Andrew Quattrin
- Full name: Andrew Joseph Quattrin
- Born: 29 August 1996 (age 29)
- Height: 6 ft 0 in (183 cm)
- Weight: 253 lb (115 kg; 18 st 1 lb)
- University: Laurier University

Rugby union career
- Position: Hooker

Amateur team(s)
- Years: Team / Apps / (Points)
- Aurora Barbarians

Senior career
- Years: Team / Apps / (Points)
- 2019–22: Toronto Arrows / 48 / (20)
- 2023-: New England Free Jacks / 48 / (92)
- 2023: Manawatu / 5 / (5)
- 2025: Valence Romans
- Correct as of 10 July 2023

Provincial / State sides
- Years: Team / Apps / (Points)
- 2016−18: Ontario Blues

International career
- Years: Team / Apps / (Points)
- 2016: Canada U20 / 1 / (0)
- 2019–: Canada / 16 / (20)
- Correct as of 10 July 2023

= Andrew Quattrin =

Canadian rugby union player

Andrew Quattrin (born 29 August 1996) is a Canadian rugby union player. Quattrin plays Hooker for the New England Free Jacks in Major League Rugby (MLR) and plays for Valence Romans. He also represents Canada by playing for the Canadian rugby team.

==Rugby career==

=== Early career ===
Quattrin began playing Rugby during his freshman year at Wilfried Laurier University. While at Laurier University, he was named a four-time Ontario University Association All-Star and Laurier’s only men’s rugby player to be named OUA MVP in 2017. He would also earn the Fred Nichols Community Service award and was team captain.

===International rugby===
He previously represented Canada at age grade level playing for Canada U20 in 2016.

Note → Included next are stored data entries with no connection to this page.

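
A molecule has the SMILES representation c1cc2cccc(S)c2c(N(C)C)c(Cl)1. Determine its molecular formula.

Atom tally by fragment:
  naphthalene ring system core → C:10 H:8
  (− 3 ring H displaced by substituents)
  + SH → S:1 H:1
  + N(CH3)2 → N:1 C:2 H:6
  + Cl → Cl:1
Element totals:
  C: 12
  H: 12
  Cl: 1
  N: 1
  S: 1

C12H12ClNS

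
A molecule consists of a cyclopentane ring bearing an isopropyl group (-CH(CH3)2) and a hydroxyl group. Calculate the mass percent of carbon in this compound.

74.94%

Atom tally by fragment:
  cyclopentane ring core → C:5 H:10
  (− 2 ring H displaced by substituents)
  + CH(CH3)2 → C:3 H:7
  + OH → O:1 H:1
Element totals:
  C: 8
  H: 16
  O: 1
Molecular formula: C8H16O.
Molar mass = 128.215 g/mol.
Mass from C: 8 × 12.011 = 96.088 g/mol.
%C = 96.088 / 128.215 × 100 = 74.94%.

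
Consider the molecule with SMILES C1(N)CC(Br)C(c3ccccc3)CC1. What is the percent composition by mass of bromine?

31.44%

Atom tally by fragment:
  cyclohexane ring core → C:6 H:12
  (− 3 ring H displaced by substituents)
  + NH2 → N:1 H:2
  + Br → Br:1
  + C6H5 → C:6 H:5
Element totals:
  C: 12
  H: 16
  Br: 1
  N: 1
Molecular formula: C12H16BrN.
Molar mass = 254.171 g/mol.
Mass from Br: 1 × 79.904 = 79.904 g/mol.
%Br = 79.904 / 254.171 × 100 = 31.44%.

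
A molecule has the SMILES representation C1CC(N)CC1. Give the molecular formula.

Atom tally by fragment:
  cyclopentane ring core → C:5 H:10
  (− 1 ring H displaced by substituents)
  + NH2 → N:1 H:2
Element totals:
  C: 5
  H: 11
  N: 1

C5H11N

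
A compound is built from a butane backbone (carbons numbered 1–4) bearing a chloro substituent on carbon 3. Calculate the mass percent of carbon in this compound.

51.90%

Atom tally by fragment:
  CH3 → C:1 H:3
  CH2 → C:1 H:2
  CH(Cl) → C:1 H:1 Cl:1
  CH3 → C:1 H:3
Element totals:
  C: 4
  H: 9
  Cl: 1
Molecular formula: C4H9Cl.
Molar mass = 92.566 g/mol.
Mass from C: 4 × 12.011 = 48.044 g/mol.
%C = 48.044 / 92.566 × 100 = 51.90%.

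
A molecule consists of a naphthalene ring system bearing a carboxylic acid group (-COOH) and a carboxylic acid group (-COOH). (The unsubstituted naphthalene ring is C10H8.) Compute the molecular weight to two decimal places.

Atom tally by fragment:
  naphthalene ring system core → C:10 H:8
  (− 2 ring H displaced by substituents)
  + COOH → C:1 H:1 O:2
  + COOH → C:1 H:1 O:2
Element totals:
  C: 12
  H: 8
  O: 4
Molecular formula: C12H8O4.
  M = 12(12.011) + 8(1.008) + 4(15.999)
    = 144.132 + 8.064 + 63.996 = 216.192

216.19 g/mol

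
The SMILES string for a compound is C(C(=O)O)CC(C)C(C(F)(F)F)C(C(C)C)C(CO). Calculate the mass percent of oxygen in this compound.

16.88%

Atom tally by fragment:
  HOOCCH2 → C:2 H:3 O:2
  CH2 → C:1 H:2
  CH(CH3) → C:2 H:4
  CH(CF3) → C:2 H:1 F:3
  CH(CH(CH3)2) → C:4 H:8
  CH2CH2OH → C:2 H:5 O:1
Element totals:
  C: 13
  H: 23
  F: 3
  O: 3
Molecular formula: C13H23F3O3.
Molar mass = 284.318 g/mol.
Mass from O: 3 × 15.999 = 47.997 g/mol.
%O = 47.997 / 284.318 × 100 = 16.88%.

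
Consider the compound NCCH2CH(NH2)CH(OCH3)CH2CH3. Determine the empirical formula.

Element totals:
  C: 7
  H: 14
  N: 2
  O: 1
Molecular formula: C7H14N2O.
gcd of subscripts (7, 14, 2, 1) = 1, so the empirical formula equals the molecular formula.

C7H14N2O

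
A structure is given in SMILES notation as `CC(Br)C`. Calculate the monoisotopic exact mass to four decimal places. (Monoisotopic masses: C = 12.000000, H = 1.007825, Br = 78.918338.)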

He would make his debut for the Canadian national team on July 28, 2019 vs the USA in the Pacific Nations Cup. He would also make 2 appearances in the 2019 World Cup.

===Professional rugby union===
Quattrin played for the Ontario Blues during the 2016 through the 2018 seasons.

On 11 December 2018, Quattrin signed a professional contract with the Toronto Arrows of Major League Rugby. Playing 3 seasons with the club from 2019-2022. Scoring 22 points.

During the 2022 MLR Championship Final, Quattrin was the recipient of the inaugural S. Marcus Calloway Community Impact Award. Quattrin was presented with a commemorative trophy and a $5,000 donation to his non-profit, Optimism Place.

He would sign with the New England free jacks in 2023. Helping lead them to back to back MLR championships in 2023, 2024. He would then be named to the All MLR second team at the end of the 2024 season scoring 10 tries during the season. He would appear in 16 matches the following year in 2025 scoring 5 tries and winning a third straight MLR championship.

On August 26, 2025, Quattrin signed with the French club Valence Romans.

==Club statistics==

| Season | Team | Games | Starts | Sub | Tries | Cons | Pens | Drops | Points | Yel | Red |
| MLR 2019 | Toronto Arrows | 15 | 15 | 0 | 1 | 0 | 0 | 0 | 5 | 0 | 0 |
| MLR 2020 | 5 | 4 | 1 | 0 | 0 | 0 | 0 | 0 | 1 | 0 |
| MLR 2021 | 12 | 9 | 3 | 0 | 0 | 0 | 0 | 0 | 1 | 0 |
| MLR 2022 | 16 | 13 | 3 | 3 | 0 | 0 | 0 | 15 | 1 | 0 |
| MLR 2023 | New England Free Jacks | 15 | 10 | 5 | 5 | 0 | 0 | 0 | 25 | 0 | 0 |
| Total |  | 63 | 51 | 12 | 9 | 0 | 0 | 0 | 45 | 3 | 0 |

== Honours ==

- Toronto Arrows
- 1× S. Marcus Calloway Community Impact Award: 2022

- New England Free Jacks
- 3× Major League Rugby Championship: 2023, 2024, 2025
- 1× All Major League Ruby Second team 2024.

== Personal life ==
Quattrin has made many charitable efforts such as initiating programs like the Operation Sock Drop (a sock collection for those in need) and food drop offs for Veterans in the Quincy area, in collaboration with Roses Bounty food pantry in West Roxbury.

For seven years running, Quattrin has been helping run donation drives for Optimism Place, a Stratford, Ontario-based emergency shelter for women who are experiencing violence.

During his time with the Toronto arrows he served as the teams community leader appearing at numerous community and charitable events in the city.